草の根パートナー型

2015年度第1回 採択内定案件

I.提案事業の概要
1.対象国名 コスタリカ国
2.事業名 生活改善アプローチによる農村開発モデル事業
3.事業の背景と必要性 コスタリカ農牧省(MAG)は、農業生産や所得の向上が必ずしも生活の質の向上に繋がってこなかった反省から、生活改善を直接の目的とする活動を通じて、生活と生計の向上に主体的に取り組める住民を育成する生活改善アプローチの効果の実証・制度化を目的に、生活改善アプローチ実証プロジェクトを開始した。一方、JICAの生活改善アプローチ研修に参加した帰国研修員が数家族を対象に生活改善活動に取り組み、コミュニティ全体の生活環境や農業生産性の向上にもつながる成果を上げた。
そうした取り組みを再現し、プロジェクトのモデルとすべく、同じJICA研修コースに参加した帰国研修員が市長を務めるオロティナ市で生活改善ファシリテーターチームが結成された。しかし、ファシリテーター育成においてもモデル活動の実践においても、帰国研修員の知識や経験では不十分であり、同アプローチの基盤となる経験を有する日本の知識や経験などの支援が必要とされている。

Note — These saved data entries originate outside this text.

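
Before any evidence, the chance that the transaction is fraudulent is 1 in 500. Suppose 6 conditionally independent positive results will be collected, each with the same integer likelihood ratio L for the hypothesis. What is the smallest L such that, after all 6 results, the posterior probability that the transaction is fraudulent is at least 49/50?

Prior odds = 0.002/0.998 = 1/499.
Target odds = 0.98/0.02 = 49.
Need L⁶ ≥ 49 ÷ (1/499) = 24451.
5⁶ = 15625 < 24451 ≤ 46656 = 6⁶, so L = 6.

6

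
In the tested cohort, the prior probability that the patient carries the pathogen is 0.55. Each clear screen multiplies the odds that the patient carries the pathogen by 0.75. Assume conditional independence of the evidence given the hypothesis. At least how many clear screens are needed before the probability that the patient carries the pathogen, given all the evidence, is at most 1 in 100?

Prior odds = 0.55/0.45 = 11/9.
Likelihood ratio per clear screen = 0.75.
Target posterior odds = 0.01/0.99 = 1/99.
Require 0.75ⁿ ≤ 1/99 ÷ (11/9) = 1/121.
0.75¹⁶ ≈0.0100226 is still above 1/121 but 0.75¹⁷ ≈0.00751695 is at or below it, so n = 17.

17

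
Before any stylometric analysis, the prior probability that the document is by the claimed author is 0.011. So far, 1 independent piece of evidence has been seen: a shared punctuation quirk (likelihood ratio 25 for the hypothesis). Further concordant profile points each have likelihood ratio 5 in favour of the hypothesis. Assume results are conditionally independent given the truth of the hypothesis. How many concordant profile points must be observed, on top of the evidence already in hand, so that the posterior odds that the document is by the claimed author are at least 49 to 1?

4

Prior odds = 0.011/0.989 = 11/989.
Bayes factor of the evidence already in hand = 25.
Odds after that evidence = (11/989) × 25 = 275/989.
Target odds = 49.
Need 5ⁿ ≥ 49 ÷ (275/989) = 48461/275.
5³ = 125 falls short of 48461/275 but 5⁴ = 625 reaches it, so n = 4.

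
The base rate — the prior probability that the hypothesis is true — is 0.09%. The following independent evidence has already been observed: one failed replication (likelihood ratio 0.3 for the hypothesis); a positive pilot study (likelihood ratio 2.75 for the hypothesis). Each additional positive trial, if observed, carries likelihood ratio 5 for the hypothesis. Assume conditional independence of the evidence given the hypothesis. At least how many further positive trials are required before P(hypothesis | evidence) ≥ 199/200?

8

Prior odds = 0.0009/0.9991 = 9/9991.
Combined Bayes factor of the evidence already in hand = 0.3 × 2.75 = 0.825.
Odds after that evidence = (9/9991) × 0.825 = 297/399640.
Target odds = 0.995/0.005 = 199.
Need 5ⁿ ≥ 199 ÷ (297/399640) = 79528360/297.
5⁷ = 78125 falls short of 79528360/297 but 5⁸ = 390625 reaches it, so n = 8.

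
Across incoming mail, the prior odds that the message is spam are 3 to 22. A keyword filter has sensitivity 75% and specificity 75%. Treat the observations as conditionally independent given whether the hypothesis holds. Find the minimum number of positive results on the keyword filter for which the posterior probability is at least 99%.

Prior odds = 3/22.
False-positive rate = 1 − 0.75 = 0.25; likelihood ratio of a positive = 0.75/0.25 = 3.
Target odds: 0.99 ÷ 0.01 = 99.
Need (3/22) × 3ⁿ ≥ 99, i.e. 3ⁿ ≥ 726.
3⁵ = 243 falls short of 726 but 3⁶ = 729 reaches it, so n = 6.

6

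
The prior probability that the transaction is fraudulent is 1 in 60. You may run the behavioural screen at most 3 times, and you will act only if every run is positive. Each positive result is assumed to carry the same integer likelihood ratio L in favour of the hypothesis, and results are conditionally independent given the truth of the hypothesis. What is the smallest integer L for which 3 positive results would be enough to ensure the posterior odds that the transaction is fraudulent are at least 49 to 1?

Prior odds = (1/60)/(59/60) = 1/59.
Target odds = 49.
Need L³ ≥ 49 ÷ (1/59) = 2891.
14³ = 2744 < 2891 ≤ 3375 = 15³, so L = 15.

15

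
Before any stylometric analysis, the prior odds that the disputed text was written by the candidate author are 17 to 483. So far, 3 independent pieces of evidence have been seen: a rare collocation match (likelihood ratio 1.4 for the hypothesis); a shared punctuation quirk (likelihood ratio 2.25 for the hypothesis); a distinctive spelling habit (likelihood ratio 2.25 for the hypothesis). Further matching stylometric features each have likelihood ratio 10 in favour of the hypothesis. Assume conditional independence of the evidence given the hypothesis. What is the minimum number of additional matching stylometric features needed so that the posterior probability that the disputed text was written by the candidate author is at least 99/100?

Prior odds = 17/483.
Combined Bayes factor of the evidence already in hand = 1.4 × 2.25 × 2.25 = 7.0875.
Odds after that evidence = (17/483) × 7.0875 = 459/1840.
Target odds = 0.99/0.01 = 99.
Need 10ⁿ ≥ 99 ÷ (459/1840) = 20240/51.
10² = 100 falls short of 20240/51 but 10³ = 1000 reaches it, so n = 3.

3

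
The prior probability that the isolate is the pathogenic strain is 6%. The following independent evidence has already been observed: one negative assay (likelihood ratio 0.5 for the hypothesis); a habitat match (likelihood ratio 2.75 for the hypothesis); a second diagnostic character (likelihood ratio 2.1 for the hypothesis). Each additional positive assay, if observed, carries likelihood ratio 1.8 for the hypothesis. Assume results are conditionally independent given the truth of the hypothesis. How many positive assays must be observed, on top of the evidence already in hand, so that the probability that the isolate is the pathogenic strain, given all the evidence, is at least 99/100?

11

Prior odds = 0.06/0.94 = 3/47.
Combined Bayes factor of the evidence already in hand = 0.5 × 2.75 × 2.1 = 2.8875.
Odds after that evidence = (3/47) × 2.8875 = 693/3760.
Target odds = 0.99/0.01 = 99.
Need 1.8ⁿ ≥ 99 ÷ (693/3760) = 3760/7.
1.8¹⁰ ≈357.047 falls short of 3760/7 but 1.8¹¹ ≈642.684 reaches it, so n = 11.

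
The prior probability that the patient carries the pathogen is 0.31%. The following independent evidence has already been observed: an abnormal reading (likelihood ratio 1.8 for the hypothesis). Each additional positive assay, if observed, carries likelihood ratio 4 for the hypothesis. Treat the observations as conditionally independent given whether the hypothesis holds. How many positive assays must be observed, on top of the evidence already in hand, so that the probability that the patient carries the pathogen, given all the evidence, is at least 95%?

6

Prior odds = 0.0031/0.9969 = 31/9969.
Bayes factor of the evidence already in hand = 1.8.
Odds after that evidence = (31/9969) × 1.8 = 93/16615.
Target odds = 0.95/0.05 = 19.
Need 4ⁿ ≥ 19 ÷ (93/16615) = 315685/93.
4⁵ = 1024 falls short of 315685/93 but 4⁶ = 4096 reaches it, so n = 6.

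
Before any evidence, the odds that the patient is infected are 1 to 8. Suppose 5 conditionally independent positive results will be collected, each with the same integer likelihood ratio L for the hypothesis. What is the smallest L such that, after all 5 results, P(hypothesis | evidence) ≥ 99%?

Prior odds = 0.125.
Target odds = 0.99/0.01 = 99.
Need L⁵ ≥ 99 ÷ 0.125 = 792.
3⁵ = 243 < 792 ≤ 1024 = 4⁵, so L = 4.

4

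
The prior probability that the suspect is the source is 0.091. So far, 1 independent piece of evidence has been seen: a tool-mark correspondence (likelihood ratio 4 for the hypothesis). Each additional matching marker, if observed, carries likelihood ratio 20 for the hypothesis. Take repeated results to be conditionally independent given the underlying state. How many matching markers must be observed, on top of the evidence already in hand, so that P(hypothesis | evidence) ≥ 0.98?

2

Prior odds = 0.091/0.909 = 91/909.
Bayes factor of the evidence already in hand = 4.
Odds after that evidence = (91/909) × 4 = 364/909.
Target odds = 0.98/0.02 = 49.
Need 20ⁿ ≥ 49 ÷ (364/909) = 6363/52.
20¹ = 20 falls short of 6363/52 but 20² = 400 reaches it, so n = 2.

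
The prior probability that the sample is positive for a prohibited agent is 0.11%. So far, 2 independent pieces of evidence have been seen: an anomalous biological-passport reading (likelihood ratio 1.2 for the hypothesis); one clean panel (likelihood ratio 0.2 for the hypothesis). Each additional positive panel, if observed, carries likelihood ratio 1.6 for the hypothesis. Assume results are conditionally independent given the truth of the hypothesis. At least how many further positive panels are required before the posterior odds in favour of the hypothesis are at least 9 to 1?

Prior odds = 0.0011/0.9989 = 11/9989.
Combined Bayes factor of the evidence already in hand = 1.2 × 0.2 = 0.24.
Odds after that evidence = (11/9989) × 0.24 = 66/249725.
Target odds = 9.
Need 1.6ⁿ ≥ 9 ÷ (66/249725) = 749175/22.
1.6²² ≈30948.5 falls short of 749175/22 but 1.6²³ ≈49517.6 reaches it, so n = 23.

23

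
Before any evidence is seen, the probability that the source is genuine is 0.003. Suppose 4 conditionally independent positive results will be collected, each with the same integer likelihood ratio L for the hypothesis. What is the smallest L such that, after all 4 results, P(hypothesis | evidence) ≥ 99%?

14

Prior odds = 0.003/0.997 = 3/997.
Target odds = 0.99/0.01 = 99.
Need L⁴ ≥ 99 ÷ (3/997) = 32901.
13⁴ = 28561 < 32901 ≤ 38416 = 14⁴, so L = 14.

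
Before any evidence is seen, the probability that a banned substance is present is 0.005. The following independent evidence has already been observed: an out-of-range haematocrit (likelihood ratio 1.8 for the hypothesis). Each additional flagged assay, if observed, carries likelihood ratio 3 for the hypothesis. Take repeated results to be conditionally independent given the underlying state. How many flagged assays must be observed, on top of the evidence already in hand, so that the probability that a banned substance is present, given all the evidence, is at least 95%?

7

Prior odds = 0.005/0.995 = 1/199.
Bayes factor of the evidence already in hand = 1.8.
Odds after that evidence = (1/199) × 1.8 = 9/995.
Target odds = 0.95/0.05 = 19.
Need 3ⁿ ≥ 19 ÷ (9/995) = 18905/9.
3⁶ = 729 falls short of 18905/9 but 3⁷ = 2187 reaches it, so n = 7.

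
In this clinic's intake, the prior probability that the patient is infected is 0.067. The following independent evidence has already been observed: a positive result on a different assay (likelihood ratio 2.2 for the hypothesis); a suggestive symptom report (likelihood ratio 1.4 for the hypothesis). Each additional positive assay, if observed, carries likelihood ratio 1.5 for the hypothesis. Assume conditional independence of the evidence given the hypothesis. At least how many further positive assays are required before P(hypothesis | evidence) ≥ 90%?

Prior odds = 0.067/0.933 = 67/933.
Combined Bayes factor of the evidence already in hand = 2.2 × 1.4 = 3.08.
Odds after that evidence = (67/933) × 3.08 = 5159/23325.
Target odds = 0.9/0.1 = 9.
Need 1.5ⁿ ≥ 9 ÷ (5159/23325) = 209925/5159.
1.5⁹ = 19683/512 falls short of 209925/5159 but 1.5¹⁰ = 59049/1024 reaches it, so n = 10.

10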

また、オロティナ市の入植地では、所得や雇用機会の不足のみが生活の問題として捉えられ、活用できる既存資源も把握されていない。
4.プロジェクト目標 オロティナ市のモデル集落住民が生活改善アプローチによるグループ活動を実施し、住民の生活の質が改善し「健康」、「教育・子育て」、「家計」及び「家族関係」が向上する
5.対象地域 オロティナ市入植地内のモデル2集落(513世帯、約2,000人)
6.受益者層(ターゲットグループ) モデル集落(オロティナ市入植地)で活動する生活改善ファシリテーターチーム及び集落住民
7.生み出すべきアウトプット及び活動 <アウトプット>
1.生活改善ファシリテーターチームの育成:オロティナ市の生活改善ファシリテーターチームの生活改善技術及びファシリテーション能力が向上する
2.モデル集落における生活の質の改善:オロティナ市のモデル集落住民グループが生活改善活動を日々の生活の中で実践し、生活の質(健康、教育・子育て、家計、家族関係)が改善する
3.生活改善活動の持続的協力体制の確立:オロティナ市以外の全国8地域の対象集落住民に向けてモデル集落実践グループの経験が発信・共有・認知され活動をネットワーク化することにより、モデル集落実践グループの更なる意欲と改善活動能力が向上する。
<活動>
1.1)生活改善ファシリテーター育成研修、2)対象集落の選抜とファシリテーション計画の策定・実施、及び3)生活改善ファシリテーター活動の自己評価チェックリストの作成とチェックリストに基づく評価の実施
2.1)モデル集落住民実践グループによる生活改善アプローチの学習、2)モデル集落実践グループによる生活改善活動の計画策定・実施、及び3)モデル集落住民による生活改善活動及び成果のモニタリングと振り返り
3.1)農牧省が実施する全国8地域の活動住民とモデル集落実践グループの経験共有、2)日本及びモデル集落における生活改善アプローチ実践の事例教材作成、3)全国8地域のファシリテーターチーム対象に事例教材を用いた研修の実施、及び4)モデル集落実践グループ対象に経験共有活動のモニタリングと振り返り
8.実施期間 (西暦)2016年2月22日〜2019年5月31日(3年3ヵ月)
9.事業費概算額 66,725千円
10.事業の実施体制 【日本側】特定非営利活動法人国際農民参加型技術ネットワークが、プロジェクトマネージャー、生活改善専門家及び現地調整員を派遣し、本事業の運営管理及び技術指導を担う。
【コスタリカ側】オロティナ市役所が実施機関、MAGが協力機関となり、本事業を実施する。
II.応募団体の概要
1.団体名 特定非営利活動法人 国際農民参加型技術ネットワーク(NPO法人イフパット)
2.活動内容 開発途上国の小規模零細農家に対して、適切な改良栽培技術を開発・普及することにより、所得向上と農村地域の持続的発展に寄与することを目的に設立され、1)JICA本邦研修の受託、2)コンサルタント育成研修及び国際セミナー実施、3)JICA短期専門家派遣を行っている。